そこで、同大で医学論文を解析するシステム「Doctor K」を開発したことをきっかけに、神田特任教授らは研究を開始した。
論文が科学的に正しいことを前提に研究は進められる。また、医学用語の関係性は、当然医学概念を反映し、ネットワークを構築していると考えられる。しかし、その正しさは概念的なものであり、どの程度正しいのか、現実の患者データとマッチしているのかについて検討された研究はこれまでなかった。
近年、ChatGPTやBardのようなNLP AIの開発が進められ、話題になっている。もともとWord2Vecというモデルによって、単語をベクトルとして計算できるだけでなく、言葉の意味も保 たれていることが示されたことが、今日の隆盛の始まりとなっている。
そこで、神田特任教授らは、Word2Vecを用いて16万5271本の医学論文を解析し、医学用語のネットワークを構築。さらに、同ネットワーク内の医学用語の関係性を手作業で確認。AIの解析が、医学的な意義とベクトルとしての計算の両方を担保していることを明らかにした。

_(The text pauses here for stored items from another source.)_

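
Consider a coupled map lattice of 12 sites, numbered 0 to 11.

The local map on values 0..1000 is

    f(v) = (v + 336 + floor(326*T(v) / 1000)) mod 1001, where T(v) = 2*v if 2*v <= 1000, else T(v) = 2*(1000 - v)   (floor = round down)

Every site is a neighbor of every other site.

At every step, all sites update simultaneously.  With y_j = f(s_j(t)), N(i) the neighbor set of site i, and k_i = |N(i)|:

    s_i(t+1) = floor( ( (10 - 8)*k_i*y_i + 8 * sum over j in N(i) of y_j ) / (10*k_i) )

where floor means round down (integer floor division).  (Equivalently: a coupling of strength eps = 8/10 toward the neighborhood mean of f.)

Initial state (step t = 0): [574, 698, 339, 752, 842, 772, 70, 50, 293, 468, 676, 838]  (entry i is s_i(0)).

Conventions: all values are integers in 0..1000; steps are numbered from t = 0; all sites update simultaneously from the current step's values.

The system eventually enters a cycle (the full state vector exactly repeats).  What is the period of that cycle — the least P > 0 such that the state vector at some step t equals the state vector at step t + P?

Answer: 2
Key observation: The state at step 11, [244, 244, 244, 244, 244, 244, 244, 244, 244, 244, 244, 244], reappears at step 13 — and no state repeats earlier — so the cycle the system enters has period 2.

Derivation:
t=0: [574, 698, 339, 752, 842, 772, 70, 50, 293, 468, 676, 838]
t=1: [343, 348, 433, 350, 354, 351, 376, 372, 423, 333, 347, 354]
t=2: [788, 789, 680, 790, 790, 790, 795, 794, 678, 786, 789, 790]
t=3: [255, 255, 250, 255, 255, 255, 255, 255, 250, 255, 255, 255]
t=4: [755, 755, 754, 755, 755, 755, 755, 755, 754, 755, 755, 755]
t=5: [249, 249, 249, 249, 249, 249, 249, 249, 249, 249, 249, 249]
t=6: [747, 747, 747, 747, 747, 747, 747, 747, 747, 747, 747, 747]
t=7: [246, 246, 246, 246, 246, 246, 246, 246, 246, 246, 246, 246]
t=8: [742, 742, 742, 742, 742, 742, 742, 742, 742, 742, 742, 742]
t=9: [245, 245, 245, 245, 245, 245, 245, 245, 245, 245, 245, 245]
t=10: [740, 740, 740, 740, 740, 740, 740, 740, 740, 740, 740, 740]
t=11: [244, 244, 244, 244, 244, 244, 244, 244, 244, 244, 244, 244]
t=12: [739, 739, 739, 739, 739, 739, 739, 739, 739, 739, 739, 739]
t=13: [244, 244, 244, 244, 244, 244, 244, 244, 244, 244, 244, 244]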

この作業は、あまりに骨が折れ、大変すぎるため、これまで誰も行ったことがなかった。
続いて、このネットワークと現実のCKD患者データ(2万6433人)の関係を、最新数学の圏論を基盤とした解析方法で確認した。圏論の活用は、物事の関係性を解析する分野で、データサイエンスや認知科学で注目されているが、臨床研究系分野では世界初の試み。

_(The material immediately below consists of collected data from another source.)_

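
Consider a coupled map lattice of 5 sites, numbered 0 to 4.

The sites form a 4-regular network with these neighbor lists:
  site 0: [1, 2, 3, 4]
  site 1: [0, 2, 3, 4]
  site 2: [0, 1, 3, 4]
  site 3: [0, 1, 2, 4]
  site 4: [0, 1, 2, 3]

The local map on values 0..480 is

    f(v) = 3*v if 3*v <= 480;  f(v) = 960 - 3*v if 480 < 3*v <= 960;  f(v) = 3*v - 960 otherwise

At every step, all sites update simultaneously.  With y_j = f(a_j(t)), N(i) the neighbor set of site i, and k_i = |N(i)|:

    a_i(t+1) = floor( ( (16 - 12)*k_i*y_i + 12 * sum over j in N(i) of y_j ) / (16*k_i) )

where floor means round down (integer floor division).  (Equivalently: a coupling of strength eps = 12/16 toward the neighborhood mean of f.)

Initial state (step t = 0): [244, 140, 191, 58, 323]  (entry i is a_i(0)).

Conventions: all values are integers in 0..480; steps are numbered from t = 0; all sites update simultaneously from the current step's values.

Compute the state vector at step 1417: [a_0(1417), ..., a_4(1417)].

Answer: [18, 18, 18, 18, 18]
Key observation: The state at step 5, [462, 462, 462, 462, 462], reappears at step 13: the system is in a cycle of period 8 from step 5 on.  Therefore the state at step 1417 equals the state at step 5 + ((1417 - 5) mod 8) = 9, which is [18, 18, 18, 18, 18].

Derivation:
t=0: [244, 140, 191, 58, 323]
t=1: [242, 254, 252, 239, 228]
t=2: [231, 228, 229, 231, 233]
t=3: [268, 269, 269, 268, 268]
t=4: [154, 154, 154, 154, 154]
t=5: [462, 462, 462, 462, 462]
t=6: [426, 426, 426, 426, 426]
t=7: [318, 318, 318, 318, 318]
t=8: [6, 6, 6, 6, 6]
t=9: [18, 18, 18, 18, 18]
t=10: [54, 54, 54, 54, 54]
t=11: [162, 162, 162, 162, 162]
t=12: [474, 474, 474, 474, 474]
t=13: [462, 462, 462, 462, 462]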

この取り組みにより、論文の医学概念と実際の患者データが、高い精度で一致していることが示された。
患者の予後予測を行うには、誤診を少なくし、高い正確度が要求される。また、どのようにAIが解析しているか明らかにならなければ、信頼することができない。この研究により、NLP AIが正確に現実の疾患病態を反映し、信頼できることが分かった。
<研究のポイント一覧>
・ポイント1 自然言語処理(NLP)
AIの解析が、現実の疾患病態を反映していることを、ビッグデータと最新数学(圏論)で証明。NLP AIの医学的信頼性が示されました。
・ポイント2
患者の情報を、実際の数値が無くても、文章のように扱うことが可能であることが示された。
○活用例1:CKDの進行予測
高齢者、男性、糖尿病、降圧剤Aを使用、尿蛋白ありなどと、入力することで、透析などが将来どれくらいの確率で生じるか、予後を正確に予想できる。この技術は、近年話題になっているNLPAIで容易に実用化することが可能。
○活用例2:CKDの進行の新しい指標
患者データを医学用語バーチャル空間内で解析することで、正確に予後を予測することが可能になった。さらに、患者ベクトルと透析ベクトルの関係(内積)が新しい予後指標であることが示された。
・ポイント3:医学用語のネットワークが、CKDの病態を反映していることを示した。
○活用例:新規治療法のシーズ探索
信頼性の高い研究シーズ探索エンジンの基盤となる。これにより、新規治療法の開発や疾患の病態解明が促進される。